Openai was accused by a lot Parties of training of its AI on the content protected by copyright without authorization. Now a new paper By an AI monitoring organization, the serious accusation that the company is relying more and more on non -public books, it has not made it possible to train more sophisticated AI models.
AI models are mainly complex prediction engines. Trained on many data – books, movies, television programs, etc. – They learn models and new ways to extrapolate from a simple prompt. When a model “writes” an essay on a Greek tragedy or “draws” Ghibli style images, it simply takes its wide knowledge to approximate. There is nothing new.
Although a number of AI laboratories, including Openai, have started to adopt data generated by AI to form AI while exhausting real world sources (mainly the public web), few have avoided real data entirely. This is probably because purely synthetic data training involves risks, such as worsening the performance of a model.
The new article, of the AI disclosure project, a non-profit organization co-founded in 2024 by the Tim O’Reilly media magnate and economist Ilan Strauss, draws the conclusion that Optaai probably formed his GPT-4O model on the books of O’Reilly Media. (O’Reilly is the CEO of O’Reilly Media.)
In Chatgpt, GPT-4O is the default model. O’Reilly has no license agreement with OPENAI, said the newspaper.
“GPT-4O, the more recent and capable model of Openai, demonstrates a strong recognition of the content of the book O’Reilly Wandald O’Reilly… compared to the anterior model of Openai GPT-3.5 Turbo”, wrote the co-authors of the newspaper. “On the other hand, GPT-3.5 Turbo shows greater relative recognition of the O’Reilly books accessible to the public.”
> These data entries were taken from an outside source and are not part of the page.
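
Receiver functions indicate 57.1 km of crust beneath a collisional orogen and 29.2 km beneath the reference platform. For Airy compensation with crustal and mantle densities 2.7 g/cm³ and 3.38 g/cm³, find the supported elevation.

5.61 km

Excess crust Δ = 57.1 km − 29.2 km = 27.9 km, split between elevation h and root r with h + r = Δ.
Airy balance ρ_c h = (ρ_m − ρ_c) r gives r = h ρ_c/(ρ_m − ρ_c), so h (1 + ρ_c/(ρ_m − ρ_c)) = Δ, i.e. h = Δ (ρ_m − ρ_c)/ρ_m.
h = 27.9 km × 0.68/3.38 = 5.61 km.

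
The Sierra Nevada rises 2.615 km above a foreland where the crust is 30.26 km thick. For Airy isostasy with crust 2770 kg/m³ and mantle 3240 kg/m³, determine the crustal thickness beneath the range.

Root depth r = h ρ_c / (ρ_m − ρ_c) = 2.615 km × 2770 / 470 = 15.41 km.
Total thickness = T + h + r = 30.26 km + 2.615 km + 15.41 km = 48.3 km.

48.3 km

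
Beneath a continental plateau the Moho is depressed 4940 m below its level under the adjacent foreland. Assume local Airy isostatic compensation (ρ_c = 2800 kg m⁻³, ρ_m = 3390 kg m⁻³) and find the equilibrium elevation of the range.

1040 m

In Airy isostatic equilibrium: ρ_c h = (ρ_m − ρ_c) r.
h = r (ρ_m − ρ_c) / ρ_c = 4940 m × (3390 − 2800) / 2800 = 1040 m.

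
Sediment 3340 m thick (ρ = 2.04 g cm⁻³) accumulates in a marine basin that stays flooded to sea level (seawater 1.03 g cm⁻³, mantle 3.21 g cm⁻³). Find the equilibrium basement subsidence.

1550 m

Submarine loading: the sediment displaces seawater, and the subsidence is in turn flooded, so s (ρ_m − ρ_w) = t (ρ_sed − ρ_w).
s = 3340 m × (2.04 − 1.03) / (3.21 − 1.03) = 1550 m.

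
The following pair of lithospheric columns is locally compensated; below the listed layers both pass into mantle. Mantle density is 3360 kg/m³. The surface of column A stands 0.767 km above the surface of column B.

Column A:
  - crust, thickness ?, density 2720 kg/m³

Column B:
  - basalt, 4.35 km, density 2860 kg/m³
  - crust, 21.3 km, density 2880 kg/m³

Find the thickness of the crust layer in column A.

Take the compensation level at the base of the deeper column (depth z_c below the surface of column A) and equate Σ ρ_i t_i down to z_c; mantle fills any gap and the z_c terms cancel.
Column A: x×2720 + (z_c − 0 − x)×3360
Column B: 0.767×0 + 4.35×2860 + 21.3×2880 + (z_c − 0.767 − 25.65)×3360
The z_c×3360 term appears on both sides and cancels. Collect the known terms of each column as K = Σ(ρt)_known − 3360 × (depth of known layers): K_A = 0 − 3360×0 = 0; K_B = 73785 − 3360×(0.767 + 25.65) = −14976.12.
Balance: K_A − x×(3360 − 2720) = K_B, so x = (K_A − K_B)/(3360 − 2720) = 14976.1/640 = 23.4 km.

23.4 km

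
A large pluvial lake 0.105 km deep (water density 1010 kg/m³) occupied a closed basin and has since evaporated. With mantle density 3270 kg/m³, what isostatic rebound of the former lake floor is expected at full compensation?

u = d ρ_w/ρ_m = 0.105 km × 1010/3270 = 0.0324 km.

0.0324 km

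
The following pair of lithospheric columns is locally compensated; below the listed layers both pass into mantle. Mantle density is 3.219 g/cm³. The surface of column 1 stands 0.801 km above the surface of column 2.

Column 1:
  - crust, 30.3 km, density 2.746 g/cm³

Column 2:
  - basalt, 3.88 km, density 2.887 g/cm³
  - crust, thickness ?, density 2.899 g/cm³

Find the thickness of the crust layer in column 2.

Take the compensation level at the base of the deeper column (depth z_c below the surface of column 1) and equate Σ ρ_i t_i down to z_c; mantle fills any gap and the z_c terms cancel.
Column 1: 30.3×2.746 + (z_c − 30.3)×3.219
Column 2: 0.801×0 + 3.88×2.887 + x×2.899 + (z_c − 0.801 − 3.88 − x)×3.219
The z_c×3.219 term appears on both sides and cancels. Collect the known terms of each column as K = Σ(ρt)_known − 3.219 × (depth of known layers): K_1 = 83.2038 − 3.219×30.3 = −14.3319; K_2 = 11.20156 − 3.219×(0.801 + 3.88) = −3.866579.
Balance: K_1 = K_2 − x×(3.219 − 2.899), so x = (K_2 − K_1)/(3.219 − 2.899) = 10.4653/0.32 = 32.7 km.

32.7 km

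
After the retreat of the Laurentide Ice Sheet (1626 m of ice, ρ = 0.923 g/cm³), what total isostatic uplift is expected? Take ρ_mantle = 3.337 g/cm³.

Removing the load lets mantle flow back in; uplift u satisfies ρ_ice t = ρ_m u.
u = t ρ_ice/ρ_m = 1626 m × 0.923/3.337 = 450 m.

450 m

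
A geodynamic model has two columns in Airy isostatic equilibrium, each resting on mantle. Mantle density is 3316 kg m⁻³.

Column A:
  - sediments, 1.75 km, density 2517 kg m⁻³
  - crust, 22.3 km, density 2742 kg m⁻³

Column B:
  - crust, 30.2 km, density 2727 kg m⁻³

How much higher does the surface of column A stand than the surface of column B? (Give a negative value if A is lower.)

For any compensation level in the mantle, the mantle terms cancel and isostasy reduces to e = (Σt_A − Σt_B) − (Σ(ρt)_A − Σ(ρt)_B) / ρ_m.
Σt_A = 24.05 km; Σt_B = 30.2 km; Σ(ρt)_A = 65551.35; Σ(ρt)_B = 82355.4 (in km·kg m⁻³).
e = (24.05 − 30.2) − (65551.35 − 82355.4) / 3316 = −1.08 km.

−1.08 km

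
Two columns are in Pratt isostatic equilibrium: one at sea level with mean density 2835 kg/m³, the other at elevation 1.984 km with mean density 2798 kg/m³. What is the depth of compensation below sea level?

150 km

ρ_ref D = ρ (D + h) → D (ρ_ref − ρ) = ρ h.
D = ρ h/(ρ_ref − ρ) = 2798 × 1.984 km/(2835 − 2798) = 150 km.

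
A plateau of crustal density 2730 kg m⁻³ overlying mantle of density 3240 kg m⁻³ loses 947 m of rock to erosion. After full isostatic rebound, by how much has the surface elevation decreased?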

The paper used a method called Take offIntroduced for the first time in an academic article in 2024, designed to detect the content protected by copyright in language training data. Also known as the “Atference attack of adhesion”, the method tests if a model can reliably distinguish the texts from the human exchang from paraphrases and generated by AI of the same text. If this can, this suggests that the model could have prior knowledge of the text from its training data.
The co-authors of the article-O’Reilly, Strauss and the researcher of the Sruly Rosenblat-say they have surveyed GPT-4O, GPT-3.5 Turbo and other knowledge of the OPENAI models on the books of the O’Reilly media published before and after their training dates. They used 13,962 extracts from paragraphs of 34 O’Reilly Books to estimate the probability that a particular extract has been included in the formation set of a model.
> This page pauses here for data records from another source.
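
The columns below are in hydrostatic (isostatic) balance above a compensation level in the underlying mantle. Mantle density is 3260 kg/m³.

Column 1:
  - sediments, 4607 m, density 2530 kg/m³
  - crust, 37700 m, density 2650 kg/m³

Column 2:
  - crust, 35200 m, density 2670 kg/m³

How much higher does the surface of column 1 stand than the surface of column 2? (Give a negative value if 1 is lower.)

For any compensation level in the mantle, the mantle terms cancel and isostasy reduces to e = (Σt_1 − Σt_2) − (Σ(ρt)_1 − Σ(ρt)_2) / ρ_m.
Σt_1 = 42307 m; Σt_2 = 35200 m; Σ(ρt)_1 = 111560710; Σ(ρt)_2 = 93984000 (in m·kg/m³).
e = (42307 − 35200) − (111560710 − 93984000) / 3260 = 1720 m.

1720 m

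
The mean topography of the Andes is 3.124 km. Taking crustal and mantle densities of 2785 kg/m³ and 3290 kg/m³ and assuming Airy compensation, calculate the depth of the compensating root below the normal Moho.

Isostatic balance requires: the weight of the topography is balanced by the buoyancy of the root, ρ_c h = (ρ_m − ρ_c) r.
r = h · ρ_c / (ρ_m − ρ_c) = 3.124 km × 2785 / (3290 − 2785) = 17.2 km.

17.2 km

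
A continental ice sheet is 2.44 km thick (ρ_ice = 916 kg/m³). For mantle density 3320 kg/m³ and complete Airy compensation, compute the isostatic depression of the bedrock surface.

By Archimedes' principle applied to the lithosphere: the ice load ρ_ice t is balanced by mantle displaced below, ρ_m s.
s = t ρ_ice / ρ_m = 2.44 km × 916/3320 = 0.673 km.

0.673 km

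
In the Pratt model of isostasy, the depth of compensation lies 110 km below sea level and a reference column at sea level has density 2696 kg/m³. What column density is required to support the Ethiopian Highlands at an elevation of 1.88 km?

Pratt balance: ρ_ref D = ρ (D + h).
ρ = ρ_ref D/(D + h) = 2696 × 110 km/(110 km + 1.88 km) = 2650 kg/m³.

2650 kg/m³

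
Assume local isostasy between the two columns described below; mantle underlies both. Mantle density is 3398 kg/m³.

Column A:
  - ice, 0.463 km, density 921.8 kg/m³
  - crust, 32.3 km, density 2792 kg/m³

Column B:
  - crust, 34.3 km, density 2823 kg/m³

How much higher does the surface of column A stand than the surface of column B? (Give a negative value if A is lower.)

For any compensation level in the mantle, the mantle terms cancel and isostasy reduces to e = (Σt_A − Σt_B) − (Σ(ρt)_A − Σ(ρt)_B) / ρ_m.
Σt_A = 32.763 km; Σt_B = 34.3 km; Σ(ρt)_A = 90608.3934; Σ(ρt)_B = 96828.9 (in km·kg/m³).
e = (32.763 − 34.3) − (90608.3934 − 96828.9) / 3398 = 0.294 km.

0.294 km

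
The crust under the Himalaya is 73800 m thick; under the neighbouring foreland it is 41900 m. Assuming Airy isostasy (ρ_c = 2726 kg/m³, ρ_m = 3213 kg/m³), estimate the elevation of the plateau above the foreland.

Excess crust Δ = 73800 m − 41900 m = 31900 m, split between elevation h and root r with h + r = Δ.
Airy balance ρ_c h = (ρ_m − ρ_c) r gives r = h ρ_c/(ρ_m − ρ_c), so h (1 + ρ_c/(ρ_m − ρ_c)) = Δ, i.e. h = Δ (ρ_m − ρ_c)/ρ_m.
h = 31900 m × 487/3213 = 4840 m.

4840 m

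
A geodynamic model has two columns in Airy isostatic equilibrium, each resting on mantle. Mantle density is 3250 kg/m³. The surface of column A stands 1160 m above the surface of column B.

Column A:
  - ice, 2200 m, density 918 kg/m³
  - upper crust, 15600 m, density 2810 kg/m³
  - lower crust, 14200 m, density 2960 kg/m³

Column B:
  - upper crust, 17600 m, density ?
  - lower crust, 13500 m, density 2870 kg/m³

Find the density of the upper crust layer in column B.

2840 kg/m³

Take the compensation level at the base of the deeper column (depth z_c below the surface of column A) and equate Σ ρ_i t_i down to z_c; mantle fills any gap and the z_c terms cancel.
Column A: 2200×918 + 15600×2810 + 14200×2960 + (z_c − 32000)×3250
Column B: 1160×0 + 17600×ρ + 13500×2870 + (z_c − 1160 − 31100)×3250
The z_c×3250 term appears on both sides and cancels. Collect the known terms of each column as K = Σ(ρt)_known − 3250 × (depth of known layers): K_A = 87887600 − 3250×32000 = −16112400; K_B = 38745000 − 3250×(1160 + 31100) = −66100000.
Balance: K_A = K_B + 17600×ρ, so ρ = (K_A − K_B)/17600 = 49987600/17600 = 2840 kg/m³.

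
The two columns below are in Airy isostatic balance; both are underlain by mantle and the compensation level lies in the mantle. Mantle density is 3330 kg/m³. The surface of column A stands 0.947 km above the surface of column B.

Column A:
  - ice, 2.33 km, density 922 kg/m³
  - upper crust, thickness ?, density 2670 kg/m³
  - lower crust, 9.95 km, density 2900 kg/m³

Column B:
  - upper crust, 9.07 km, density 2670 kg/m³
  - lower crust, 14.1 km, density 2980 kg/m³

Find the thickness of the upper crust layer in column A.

6.34 km

Take the compensation level at the base of the deeper column (depth z_c below the surface of column A) and equate Σ ρ_i t_i down to z_c; mantle fills any gap and the z_c terms cancel.
Column A: 2.33×922 + x×2670 + 9.95×2900 + (z_c − 12.28 − x)×3330
Column B: 0.947×0 + 9.07×2670 + 14.1×2980 + (z_c − 0.947 − 23.17)×3330
The z_c×3330 term appears on both sides and cancels. Collect the known terms of each column as K = Σ(ρt)_known − 3330 × (depth of known layers): K_A = 31003.26 − 3330×12.28 = −9889.14; K_B = 66234.9 − 3330×(0.947 + 23.17) = −14074.71.
Balance: K_A − x×(3330 − 2670) = K_B, so x = (K_A − K_B)/(3330 − 2670) = 4185.57/660 = 6.34 km.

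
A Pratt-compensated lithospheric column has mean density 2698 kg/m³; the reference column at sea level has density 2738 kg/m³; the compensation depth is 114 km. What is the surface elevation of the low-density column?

ρ_ref D = ρ (D + h) → h = D (ρ_ref − ρ)/ρ.
h = 114 km × (2738 − 2698)/2698 = 1.69 km.

1.69 km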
According to the results of the article, GPT-4O has “recognized” the content of the book O’Reilly Warwalled that the old models of Openai, including GPT-3.5 Turbo. It is even after taking into account the potential confusion factors, the authors said, such as improvements in the more recent capacity of the models to be determined if the text was authorized in human.
“GPT-4O [likely] Recognizes, as is the prior knowledge of, many non-public books published before its training date, ”wrote the co-authors.
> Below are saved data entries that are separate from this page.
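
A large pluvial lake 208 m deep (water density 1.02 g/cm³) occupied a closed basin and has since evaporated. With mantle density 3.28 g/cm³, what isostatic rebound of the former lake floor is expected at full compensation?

64.7 m

u = d ρ_w/ρ_m = 208 m × 1.02/3.28 = 64.7 m.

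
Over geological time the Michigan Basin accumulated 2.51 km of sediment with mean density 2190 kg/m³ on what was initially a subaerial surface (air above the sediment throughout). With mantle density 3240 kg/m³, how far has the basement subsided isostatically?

1.7 km

Subaerial load: s = t ρ_sed / ρ_m = 2.51 km × 2190/3240 = 1.7 km.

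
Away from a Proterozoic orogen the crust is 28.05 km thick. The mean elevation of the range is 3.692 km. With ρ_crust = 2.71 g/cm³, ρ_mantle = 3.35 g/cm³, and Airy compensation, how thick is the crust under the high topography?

Root depth r = h ρ_c / (ρ_m − ρ_c) = 3.692 km × 2.71 / 0.64 = 15.63 km.
Total thickness = T + h + r = 28.05 km + 3.692 km + 15.63 km = 47.4 km.

47.4 km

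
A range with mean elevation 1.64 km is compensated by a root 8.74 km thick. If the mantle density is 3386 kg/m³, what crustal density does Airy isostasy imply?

2850 kg/m³

ρ_c h = (ρ_m − ρ_c) r → ρ_c (h + r) = ρ_m r → ρ_c = ρ_m r / (h + r).
ρ_c = 3386 × 8.74 km / (1.64 km + 8.74 km) = 2850 kg/m³.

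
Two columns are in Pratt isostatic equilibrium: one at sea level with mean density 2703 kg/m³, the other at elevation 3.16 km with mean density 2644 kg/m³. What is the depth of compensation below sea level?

ρ_ref D = ρ (D + h) → D (ρ_ref − ρ) = ρ h.
D = ρ h/(ρ_ref − ρ) = 2644 × 3.16 km/(2703 − 2644) = 142 km.

142 km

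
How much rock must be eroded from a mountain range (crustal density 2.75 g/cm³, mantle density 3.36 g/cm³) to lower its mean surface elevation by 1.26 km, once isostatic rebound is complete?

6.94 km

Net drop Δ = e − u = e − e ρ_c/ρ_m = e (ρ_m − ρ_c)/ρ_m.
e = Δ ρ_m/(ρ_m − ρ_c) = 1.26 km × 3.36/0.61 = 6.94 km.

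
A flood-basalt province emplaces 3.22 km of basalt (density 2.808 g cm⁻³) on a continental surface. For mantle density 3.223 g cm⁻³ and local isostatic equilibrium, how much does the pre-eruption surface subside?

2.81 km

Subaerial loading: s = t ρ_load / ρ_m.
s = 3.22 km × 2.808/3.223 = 2.81 km.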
It is not a firearm, the co-authors take care to note. They recognize that their experimental method is not infallible and that Optai may have collected extracts from user remuneration books to copy and paste it in Chatgpt.
By further grinding waters, co-authors have not evaluated the most recent collection of OpenAi models, which includes GPT-4.5 and “reasoning” models such as O3-Mini and O1. These models may not have been trained on the data from the O’Reilly Wisold book or were trained in a lower amount than GPT-4O.
That being said, it is not a secret for anyone that Optaai, who pleaded for more loose restrictions around development models using data protected by copyright, has been looking for better quality training data for some time. The company went to Hire journalists to help refine the results of his models. It is a broader industry trend: IA companies recruiting experts in fields such as science and physics at These experts have effectively fed their knowledge in AI systems.
It should be noted that Optai pays at least some of its training data. The company has license agreements in place with news publishers, social networks, media libraries and others. OPENAI also offers opt -out mechanisms – although imperfect – which allow copyright holders to report the content they prefer that the company is not used for training purposes.
However, while Openai beats several combinations on its training data practices and the processing of copyright law in American courts, O’Reilly paper is not the most flattering look.
OPENAI did not respond to a request for comments.